His cheek presses into mine. He tightens his grip around me.

Helen’s hand moves up and down my back, like we’ve all just witnessed a miracle together.

That may be how it looks, but it’s not how it feels. “I need to go,” I whisper, so quiet in Tristan’s ear, I’m afraid he won't hear me. He pulls away. Concerned, he stares at my face and uses the fingers of both hands to wipe my cheeks.

He turns to Helen. “We're gonna go. I’ll take care of him.”

“I know you will, sweetheart. I know.”

Tristan stands and offers me his hand. I take it to rise up beside him. I look down at Helen, tears in her eyes as she gazes at me like I’m her own son. She’s been looking at me like that my entire life. How have I never noticed it before?

“I love you,” she says again, standing, taking her turn to dry my face.

The light of her love for me shines so bright it blurs my vision. “Nell, I can’t.”

“You can. Of course you can. You’ll see.”

“Thank you so much for dinner,” Tristan says, but his voice sounds different. He gives Helen a long hug. I can hear their whispers, but not the words.

He turns back to me and forces a smile as tears streak down his face.

No, no. I don’t want him to cry. Not for this. Not for me. I’m not worth it.

“Come on.” He takes my hand again to lead me out of the house.

I go with him, but when we get to my car, I have to stop again. I lay my arms across the hot metal roof and sink my head between them. I’ve always known I’m broken, but now I’m ground to dust.

All I can think about is this isn’t what Tristan signed up for. I need to find my fucking spine. He needs me strong. He doesn’t need—this.

Tristan stays close, his hand moving back and forth across my waist, waiting for me to pull myself together.

And I have to. I fucking have to for him.

It takes a while because all I keep thinking about is Connor.

The brother I left behind. I’ve had Helen propping me up my entire life and all Connor’s had is…

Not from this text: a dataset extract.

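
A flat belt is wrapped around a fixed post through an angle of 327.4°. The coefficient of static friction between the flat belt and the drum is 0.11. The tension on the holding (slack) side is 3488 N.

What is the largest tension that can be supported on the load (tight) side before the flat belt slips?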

I glance at Tristan, and I feel like a thief.

Did I mention that there was one more space at Helen’s table? Across from Kate and next to me? This empty space and the person who wasn’t there to fill it?

And no one can tell me it didn’t occur to Tristan, too. Of course it did. But I’m the miserable asshole keeping them apart. With things I’ve done. Things I’ve said. All of which are easier to think about than Helen’s confession.

What happens next is almost too unbelievable to recount. But I swear it happened. Like, no bullshit.

Kate comes running outside as I’m opening Tristan’s car door. She has a jar of fireflies. Eight of them.

“There’s one for all of us!” she says to me, in a tizzy of excitement. “And an extra one! I caught it just for you!”